Opinion
8837.
June 20, 2006.
Judgment, Supreme Court, Bronx County (Robert L. Cohen, J.), rendered November 17, 2003, convicting defendant, after a jury trial, of robbery in the third degree and criminal possession of stolen property in the fifth degree, and sentencing him, as a second felony offender, to concurrent terms of 3½ to 7 years and 1 year, respectively, unanimously affirmed.
Robert S. Dean, Center for Appellate Litigation, New York (Robin Nichinsky of counsel), for appellant.
Terron Fleming, appellant pro se.
Robert T. Johnson, District Attorney, Bronx (Frances Y. Wang of counsel), for respondent.
Before: Buckley, P.J., Tom, Saxe, Sullivan and Williams, JJ., Concur.
The verdict was based on legally sufficient evidence and was not against the weight of the evidence. There is no basis for disturbing the jury's determinations concerning credibility ( see People v. Gaimari, 176 NY 84, 94).

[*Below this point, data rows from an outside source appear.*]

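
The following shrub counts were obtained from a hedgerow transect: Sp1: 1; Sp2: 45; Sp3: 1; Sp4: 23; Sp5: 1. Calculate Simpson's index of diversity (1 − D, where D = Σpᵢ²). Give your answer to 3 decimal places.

Total N = 1+45+1+23+1 = 71, so the proportions are 0.01408, 0.6338, 0.01408, 0.32394, 0.01408 (working shown to 5 dp, full precision carried).
D = 0.01408² + 0.6338² + 0.01408² + 0.32394² + 0.01408² = 0.00020 + 0.40171 + 0.00020 + 0.10494 + 0.00020 = 0.50724.
So 1 − D = 0.49276, i.e. 0.493 to 3 decimal places.

0.493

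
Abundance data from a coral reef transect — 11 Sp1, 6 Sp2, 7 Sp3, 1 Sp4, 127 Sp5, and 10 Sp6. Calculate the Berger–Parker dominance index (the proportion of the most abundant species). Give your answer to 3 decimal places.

Total N = 11+6+7+1+127+10 = 162, so the proportions are 0.0679, 0.03704, 0.04321, 0.00617, 0.78395, 0.06173 (working shown to 5 dp, full precision carried).
The largest proportion is 0.78395, i.e. d = 0.784 to 3 decimal places.

0.784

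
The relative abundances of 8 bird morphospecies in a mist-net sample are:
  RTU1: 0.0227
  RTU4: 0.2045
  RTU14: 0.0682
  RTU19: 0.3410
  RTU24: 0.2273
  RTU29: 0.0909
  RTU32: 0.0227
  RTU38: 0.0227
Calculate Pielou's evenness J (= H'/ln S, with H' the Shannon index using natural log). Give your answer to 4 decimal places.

0.8113

H' = −Σ pᵢ ln pᵢ = −((-0.085928) + (-0.324580) + (-0.183138) + (-0.366873) + (-0.336741) + (-0.217978) + (-0.085928) + (-0.085928)) = 1.687095 (working shown to 6 dp, full precision carried).
With S = 8 species, ln S = 2.079442, so J = 1.687095/2.079442 = 0.811321, i.e. 0.8113 to 4 decimal places.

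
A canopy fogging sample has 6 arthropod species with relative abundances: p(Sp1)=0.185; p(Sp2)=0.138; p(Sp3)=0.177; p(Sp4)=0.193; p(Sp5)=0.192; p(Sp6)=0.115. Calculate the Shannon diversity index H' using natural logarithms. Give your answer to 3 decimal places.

1.775

Each pᵢ ln pᵢ term (working shown to 5 dp, full precision carried): 0.185×(-1.68740)=-0.31217, 0.138×(-1.98050)=-0.27331, 0.177×(-1.73161)=-0.30649, 0.193×(-1.64507)=-0.31750, 0.192×(-1.65026)=-0.31685, 0.115×(-2.16282)=-0.24872.
Sum = -1.77504, so H' = 1.775.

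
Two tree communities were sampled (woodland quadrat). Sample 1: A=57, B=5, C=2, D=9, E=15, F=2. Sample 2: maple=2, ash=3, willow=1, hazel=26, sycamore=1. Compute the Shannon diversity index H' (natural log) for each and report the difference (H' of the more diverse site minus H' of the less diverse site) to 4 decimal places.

0.3603

Sample 1: N=90, proportions 0.633333, 0.055556, 0.022222, 0.1, 0.166667, 0.022222, giving H' = 1.147927 (working shown to 6 dp, full precision carried).
Sample 2: N=33, proportions 0.060606, 0.090909, 0.030303, 0.787879, 0.030303, giving H' = 0.787640.
Difference = |1.147927 − 0.787640| = 0.360287, i.e. 0.3603 to 4 decimal places.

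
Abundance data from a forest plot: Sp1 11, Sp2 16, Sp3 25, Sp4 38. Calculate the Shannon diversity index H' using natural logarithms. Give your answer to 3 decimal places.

1.284

Total N = 11+16+25+38 = 90, so the proportions are 0.12222, 0.17778, 0.27778, 0.42222 (working shown to 5 dp, full precision carried).
Each pᵢ ln pᵢ term: 0.12222×(-2.10191)=-0.25690, 0.17778×(-1.72722)=-0.30706, 0.27778×(-1.28093)=-0.35581, 0.42222×(-0.86222)=-0.36405.
Sum = -1.28383, so H' = 1.284.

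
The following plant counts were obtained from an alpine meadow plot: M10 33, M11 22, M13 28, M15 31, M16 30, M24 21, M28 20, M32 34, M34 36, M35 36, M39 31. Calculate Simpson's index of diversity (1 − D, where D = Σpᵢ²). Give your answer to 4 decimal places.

0.9058

Total N = 33+22+28+31+30+21+20+34+36+36+31 = 322, so the proportions are 0.102484, 0.068323, 0.086957, 0.096273, 0.093168, 0.065217, 0.062112, 0.10559, 0.111801, 0.111801, 0.096273 (working shown to 6 dp, full precision carried).
D = 0.102484² + 0.068323² + 0.086957² + 0.096273² + 0.093168² + 0.065217² + 0.062112² + 0.10559² + 0.111801² + 0.111801² + 0.096273² = 0.010503 + 0.004668 + 0.007561 + 0.009269 + 0.008680 + 0.004253 + 0.003858 + 0.011149 + 0.012500 + 0.012500 + 0.009269 = 0.094209.
So 1 − D = 0.905791, i.e. 0.9058 to 4 decimal places.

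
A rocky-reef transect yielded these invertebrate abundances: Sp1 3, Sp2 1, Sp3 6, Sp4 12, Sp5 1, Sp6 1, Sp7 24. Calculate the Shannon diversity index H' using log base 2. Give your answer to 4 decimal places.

Total N = 3+1+6+12+1+1+24 = 48, so the proportions are 0.0625, 0.020833, 0.125, 0.25, 0.020833, 0.020833, 0.5 (working shown to 6 dp, full precision carried).
Each pᵢ log₂ pᵢ term: 0.0625×(-4.000000)=-0.250000, 0.020833×(-5.584963)=-0.116353, 0.125×(-3.000000)=-0.375000, 0.25×(-2.000000)=-0.500000, 0.020833×(-5.584963)=-0.116353, 0.020833×(-5.584963)=-0.116353, 0.5×(-1.000000)=-0.500000.
Sum = -1.974060, so H' = 1.9741.

1.9741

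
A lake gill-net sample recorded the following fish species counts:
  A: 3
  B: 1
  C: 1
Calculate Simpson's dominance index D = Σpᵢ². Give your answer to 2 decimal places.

0.44

Total N = 3+1+1 = 5, so the proportions are 0.6, 0.2, 0.2 (working shown to 4 dp, full precision carried).
D = 0.6² + 0.2² + 0.2² = 0.3600 + 0.0400 + 0.0400 = 0.4400.
To 2 decimal places, D = 0.44.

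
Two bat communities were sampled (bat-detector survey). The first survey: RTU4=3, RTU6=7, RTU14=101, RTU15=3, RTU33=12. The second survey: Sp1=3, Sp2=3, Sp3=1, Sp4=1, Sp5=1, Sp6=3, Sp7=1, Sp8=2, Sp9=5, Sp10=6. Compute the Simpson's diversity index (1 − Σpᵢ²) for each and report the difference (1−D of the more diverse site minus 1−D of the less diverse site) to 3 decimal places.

The first survey: N=126, proportions 0.02381, 0.05556, 0.80159, 0.02381, 0.09524, giving 1−D = 0.34417 (working shown to 5 dp, full precision carried).
The second survey: N=26, proportions 0.11538, 0.11538, 0.03846, 0.03846, 0.03846, 0.11538, 0.03846, 0.07692, 0.19231, 0.23077, giving 1−D = 0.85799.
Difference = |0.34417 − 0.85799| = 0.51382, i.e. 0.514 to 3 decimal places.

0.514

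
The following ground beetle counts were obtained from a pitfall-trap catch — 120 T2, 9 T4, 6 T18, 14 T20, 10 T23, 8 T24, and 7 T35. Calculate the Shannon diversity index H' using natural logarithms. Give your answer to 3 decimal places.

1.163

Total N = 120+9+6+14+10+8+7 = 174, so the proportions are 0.68966, 0.05172, 0.03448, 0.08046, 0.05747, 0.04598, 0.04023 (working shown to 5 dp, full precision carried).
Each pᵢ ln pᵢ term: 0.68966×(-0.37156)=-0.25625, 0.05172×(-2.96183)=-0.15320, 0.03448×(-3.36730)=-0.11611, 0.08046×(-2.52000)=-0.20276, 0.05747×(-2.85647)=-0.16416, 0.04598×(-3.07961)=-0.14159, 0.04023×(-3.21315)=-0.12926.
Sum = -1.16334, so H' = 1.163.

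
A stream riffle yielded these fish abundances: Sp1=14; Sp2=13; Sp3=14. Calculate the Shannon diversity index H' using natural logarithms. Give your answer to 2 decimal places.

Total N = 14+13+14 = 41, so the proportions are 0.3415, 0.3171, 0.3415 (working shown to 4 dp, full precision carried).
Each pᵢ ln pᵢ term: 0.3415×(-1.0745)=-0.3669, 0.3171×(-1.1486)=-0.3642, 0.3415×(-1.0745)=-0.3669.
Sum = -1.0980, so H' = 1.10.

1.10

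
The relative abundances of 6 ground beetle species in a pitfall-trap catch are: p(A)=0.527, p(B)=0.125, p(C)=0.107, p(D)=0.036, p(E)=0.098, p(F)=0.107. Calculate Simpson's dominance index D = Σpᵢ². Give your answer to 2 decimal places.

D = 0.527² + 0.125² + 0.107² + 0.036² + 0.098² + 0.107² = 0.2777 + 0.0156 + 0.0114 + 0.0013 + 0.0096 + 0.0114 = 0.3272 (working shown to 4 dp, full precision carried).
To 2 decimal places, D = 0.33.

0.33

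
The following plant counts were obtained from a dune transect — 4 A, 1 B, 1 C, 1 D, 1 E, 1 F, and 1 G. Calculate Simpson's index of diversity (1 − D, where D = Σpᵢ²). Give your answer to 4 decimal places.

Total N = 4+1+1+1+1+1+1 = 10, so the proportions are 0.4, 0.1, 0.1, 0.1, 0.1, 0.1, 0.1 (working shown to 6 dp, full precision carried).
D = 0.4² + 0.1² + 0.1² + 0.1² + 0.1² + 0.1² + 0.1² = 0.160000 + 0.010000 + 0.010000 + 0.010000 + 0.010000 + 0.010000 + 0.010000 = 0.220000.
So 1 − D = 0.780000, i.e. 0.7800 to 4 decimal places.

0.7800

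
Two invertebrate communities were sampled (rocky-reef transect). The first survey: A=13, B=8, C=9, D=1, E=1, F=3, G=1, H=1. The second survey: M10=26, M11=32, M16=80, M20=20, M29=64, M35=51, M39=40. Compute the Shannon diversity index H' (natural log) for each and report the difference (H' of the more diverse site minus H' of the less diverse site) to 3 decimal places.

0.211

The first survey: N=37, proportions 0.35135, 0.21622, 0.24324, 0.02703, 0.02703, 0.08108, 0.02703, 0.02703, giving H' = 1.63657 (working shown to 5 dp, full precision carried).
The second survey: N=313, proportions 0.08307, 0.10224, 0.25559, 0.0639, 0.20447, 0.16294, 0.1278, giving H' = 1.84736.
Difference = |1.63657 − 1.84736| = 0.21079, i.e. 0.211 to 3 decimal places.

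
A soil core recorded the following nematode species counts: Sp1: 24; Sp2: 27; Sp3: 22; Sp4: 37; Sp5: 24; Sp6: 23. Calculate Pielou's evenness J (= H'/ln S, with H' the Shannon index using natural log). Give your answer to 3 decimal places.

Total N = 24+27+22+37+24+23 = 157, so the proportions are 0.15287, 0.17197, 0.14013, 0.23567, 0.15287, 0.1465 (working shown to 5 dp, full precision carried).
H' = −Σ pᵢ ln pᵢ = −((-0.28711) + (-0.30275) + (-0.27538) + (-0.34062) + (-0.28711) + (-0.28138)) = 1.77435.
With S = 6 species, ln S = 1.79176, so J = 1.77435/1.79176 = 0.99028, i.e. 0.990 to 3 decimal places.

0.990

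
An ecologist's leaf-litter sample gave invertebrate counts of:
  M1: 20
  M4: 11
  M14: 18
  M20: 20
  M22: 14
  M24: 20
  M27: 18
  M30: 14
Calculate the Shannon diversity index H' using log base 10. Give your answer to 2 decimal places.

0.89

Total N = 20+11+18+20+14+20+18+14 = 135, so the proportions are 0.14815, 0.08148, 0.13333, 0.14815, 0.1037, 0.14815, 0.13333, 0.1037 (working shown to 5 dp, full precision carried).
Each pᵢ log₁₀ pᵢ term: 0.14815×(-0.82930)=-0.12286, 0.08148×(-1.08894)=-0.08873, 0.13333×(-0.87506)=-0.11667, 0.14815×(-0.82930)=-0.12286, 0.1037×(-0.98421)=-0.10207, 0.14815×(-0.82930)=-0.12286, 0.13333×(-0.87506)=-0.11667, 0.1037×(-0.98421)=-0.10207.
Sum = -0.89479, so H' = 0.89.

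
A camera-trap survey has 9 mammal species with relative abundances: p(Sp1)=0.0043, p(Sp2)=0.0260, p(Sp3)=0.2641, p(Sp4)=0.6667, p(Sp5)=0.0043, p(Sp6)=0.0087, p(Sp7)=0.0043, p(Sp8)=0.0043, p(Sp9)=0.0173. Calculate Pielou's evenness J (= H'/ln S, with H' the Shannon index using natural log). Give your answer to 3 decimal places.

H' = −Σ pᵢ ln pᵢ = −((-0.02343) + (-0.09489) + (-0.35163) + (-0.27029) + (-0.02343) + (-0.04128) + (-0.02343) + (-0.02343) + (-0.07019)) = 0.92200 (working shown to 5 dp, full precision carried).
With S = 9 species, ln S = 2.19722, so J = 0.92200/2.19722 = 0.41962, i.e. 0.420 to 3 decimal places.

0.420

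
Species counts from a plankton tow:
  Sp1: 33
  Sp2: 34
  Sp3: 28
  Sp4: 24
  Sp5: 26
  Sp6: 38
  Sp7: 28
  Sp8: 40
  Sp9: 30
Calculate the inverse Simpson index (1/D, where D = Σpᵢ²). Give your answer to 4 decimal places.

Total N = 33+34+28+24+26+38+28+40+30 = 281, so the proportions are 0.11743772, 0.12099644, 0.09964413, 0.08540925, 0.09252669, 0.13523132, 0.09964413, 0.14234875, 0.10676157 (working shown to 8 dp, full precision carried).
D = 0.11743772² + 0.12099644² + 0.09964413² + 0.08540925² + 0.09252669² + 0.13523132² + 0.09964413² + 0.14234875² + 0.10676157² = 0.01379162 + 0.01464014 + 0.00992895 + 0.00729474 + 0.00856119 + 0.01828751 + 0.00992895 + 0.02026317 + 0.01139803 = 0.11409430.
So 1/D = 8.764680, i.e. 8.7647 to 4 decimal places.

8.7647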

In this case involving the taking of jewelry from the complainant, the court properly exercised its discretion in admitting evidence that at the time of his arrest defendant possessed several receipts for pawned jewelry. This did not constitute uncharged crimes evidence ( see e.g. People v. Brown, 277 AD2d 974, lv denied 96 NY2d 756; People v. Flores, 210 AD2d 1, lv denied 84 NY2d 1031), because there was no evidence that any of the pawned jewelry had been stolen, and because the court carefully instructed the jury that the pawn tickets did not involve criminal activity and that it should draw no such inference. The pawn tickets were sufficiently relevant to be admissible ( see generally People v. Scarola, 71 NY2d 769, 777), in that, by showing defendant's familiarity with the amounts of cash that items of jewelry could readily produce, they tended to establish a motive to steal jewelry. The prosecutor did not use this evidence to make a propensity argument in summation, but instead made proper comments on defendant's testimony ( see People v. Overlee, 236 AD2d 133, lv denied 91 NY2d 976). To the extent that defendant is raising a constitutional claim, such claim is unpreserved and without merit.
Defendant's remaining summation claims, and the arguments contained in his pro se supplemental brief, are unpreserved and we decline to review them in the interest of justice. Were we to review these claims, we would find no basis for reversal.